Wash and scrape till very clean. Boil three hours in four quarts of water salted with four even tea-spoonfuls of salt. Take out the bones, and put the rest into a saucepan, with three table-spoonfuls of butter, two table-spoonfuls of vinegar, a great-spoonful of sugar, and a salt-spoonful of pepper. Add three tea-cups of the liquor in which the feet were boiled; dredge in some flour, and simmer for fifteen minutes. Garnish with sliced lemon. (Save the liquor to make calf's-foot jelly.)

Calf's Liver And Sweetbreads

These are best split open, boiled, and then dressed with pepper, salt, and butter.

To Cook Kidneys

Wash them clean, and split them. Heat them half an hour in a saucepan, without water. Then wash them again, and cover them with a pint of water, having in it a tea-spoonful of salt and a salt-spoonful of pepper. Boil one hour, and then take off the skin.
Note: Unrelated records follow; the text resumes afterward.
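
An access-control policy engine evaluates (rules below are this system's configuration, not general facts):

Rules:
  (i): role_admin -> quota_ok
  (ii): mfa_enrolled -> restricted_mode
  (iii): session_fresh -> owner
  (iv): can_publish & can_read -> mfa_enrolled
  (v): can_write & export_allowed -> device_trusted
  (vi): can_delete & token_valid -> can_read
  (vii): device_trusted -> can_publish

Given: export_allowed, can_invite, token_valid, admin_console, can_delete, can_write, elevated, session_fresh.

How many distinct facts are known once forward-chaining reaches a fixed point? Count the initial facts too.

[1] (iii) [session_fresh -> owner]; (v) [can_write & export_allowed -> device_trusted]; (vi) [can_delete & token_valid -> can_read]. ⇒ new: owner, device_trusted, can_read.
[2] (vii) [device_trusted -> can_publish]. ⇒ new: can_publish.
[3] (iv) [can_publish & can_read -> mfa_enrolled]. ⇒ new: mfa_enrolled.
[4] (ii) [mfa_enrolled -> restricted_mode]. ⇒ new: restricted_mode.
Closure: {admin_console, can_delete, can_invite, can_publish, can_read, can_write, device_trusted, elevated, export_allowed, mfa_enrolled, owner, restricted_mode, session_fresh, token_valid} — 14 facts.

14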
Cut them in mouthfuls; add two great-spoonfuls of butter, more salt and hot water, if needed, and let them simmer fifteen minutes.

Pillau, A Favorite Dish In The South

Fricassee a chicken with slices of salt pork, or with sweet butter or sweet cream. Put the chicken, when cooked, in a bake-dish, and cover it with boiled rice, seasoned with salt, pepper, and one dozen allspice. Pile the rice, pour on some melted butter, smooth it, and cover with yelk of an egg. Bake half an hour.

To Boil Smoked Tongues

Soak in cold water only two hours, as long soaking lessens sweetness. Wash them, and boil four or five hours, according to the size. When done, take off the skin and garnish with parsley. A table-spoonful of sugar for each tongue, put in the water, improves them.

To Boil Corned Beef

Do not soak it, but wash it, and put it in hot water, to keep in the juices; allow a pint for each pound. Skim just before it begins to boil. Let it simmer slowly, and allow twenty-five minutes for every pound. Keep it covered with water, adding boiling hot water, if needed. It is much improved for eating cold by pressing it with a board and heavy stone. It is an excellent piece of economy to save the water to use for soup.
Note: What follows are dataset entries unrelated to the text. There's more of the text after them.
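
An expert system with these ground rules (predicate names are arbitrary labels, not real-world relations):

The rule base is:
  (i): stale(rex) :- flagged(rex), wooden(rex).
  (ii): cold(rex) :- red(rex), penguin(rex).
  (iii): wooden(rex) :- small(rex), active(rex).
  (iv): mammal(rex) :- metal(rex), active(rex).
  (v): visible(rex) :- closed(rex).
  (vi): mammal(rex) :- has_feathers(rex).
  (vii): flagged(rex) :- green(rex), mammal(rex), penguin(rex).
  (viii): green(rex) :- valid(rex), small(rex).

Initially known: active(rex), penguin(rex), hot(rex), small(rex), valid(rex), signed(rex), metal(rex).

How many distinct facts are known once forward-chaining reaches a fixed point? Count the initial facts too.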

Some think it an improvement to put on a little sugar, and pour a little vinegar on before boiling. Some like to boil turnips, potatoes, and cabbage with it. In that case, they must be peeled, and the potatoes soaked two hours.

To Boil Partridges Or Pigeons

Cleanse and rinse the insides with soda-water, and then with pure water. Wrap them in a damp floured cloth; put them into boiling water which is salted at the rate of a heaping tea-spoonful to a quart; also, two tea-spoonfuls of sugar and a salt-spoonful of pepper. Simmer them twenty minutes to half an hour. When done, make a sauce of butter rubbed into flour and half a cup of milk; put the birds into a dish and pour on this sauce. Some would add cut parsley, or other flavors.

To Boil Ducks

Let them lie in hot water two hours. Then wrap in a cloth dredged with flour; put them in cold water, salted at the rate of half a tea-spoonful for each pint. Add a tea-spoonful of sugar for each pint. Let them simmer half an hour; then take them up, and pour over them a sauce made of melted butter rubbed into flour, and seasoned with lemon-juice, salt, and pepper, and thinned with gravy or hot water.
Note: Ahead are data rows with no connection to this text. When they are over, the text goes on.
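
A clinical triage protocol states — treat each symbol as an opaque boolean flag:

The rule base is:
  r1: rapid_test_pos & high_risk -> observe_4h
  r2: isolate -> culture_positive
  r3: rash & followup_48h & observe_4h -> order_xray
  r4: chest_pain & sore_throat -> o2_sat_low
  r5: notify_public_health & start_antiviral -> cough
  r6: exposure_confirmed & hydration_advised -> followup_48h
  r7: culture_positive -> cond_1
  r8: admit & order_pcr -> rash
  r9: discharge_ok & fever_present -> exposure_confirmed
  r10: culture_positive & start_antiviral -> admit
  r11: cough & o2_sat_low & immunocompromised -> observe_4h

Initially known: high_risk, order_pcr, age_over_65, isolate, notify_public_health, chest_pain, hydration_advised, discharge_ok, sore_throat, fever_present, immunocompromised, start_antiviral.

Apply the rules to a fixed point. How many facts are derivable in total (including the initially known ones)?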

Wild ducks must be soaked in salt and water the night previous, to remove the fishy taste, and then in the morning put in fresh water, which should be changed once or twice.

To Boil A Turkey

Make a stuffing for the craw of chopped bread and butter, cream, oysters, and the yelks of eggs. Sew it in, and dredge flour over the turkey, and put it in hot water to boil, with a spoonful of salt in it, and enough water to cover it well. Let it simmer for two hours and a half, or, if small, less time. Skim it while boiling. It will look nicer if wrapped in a cloth dredged with flour while cooking.

Serve it with drawn butter, in which are put some oysters.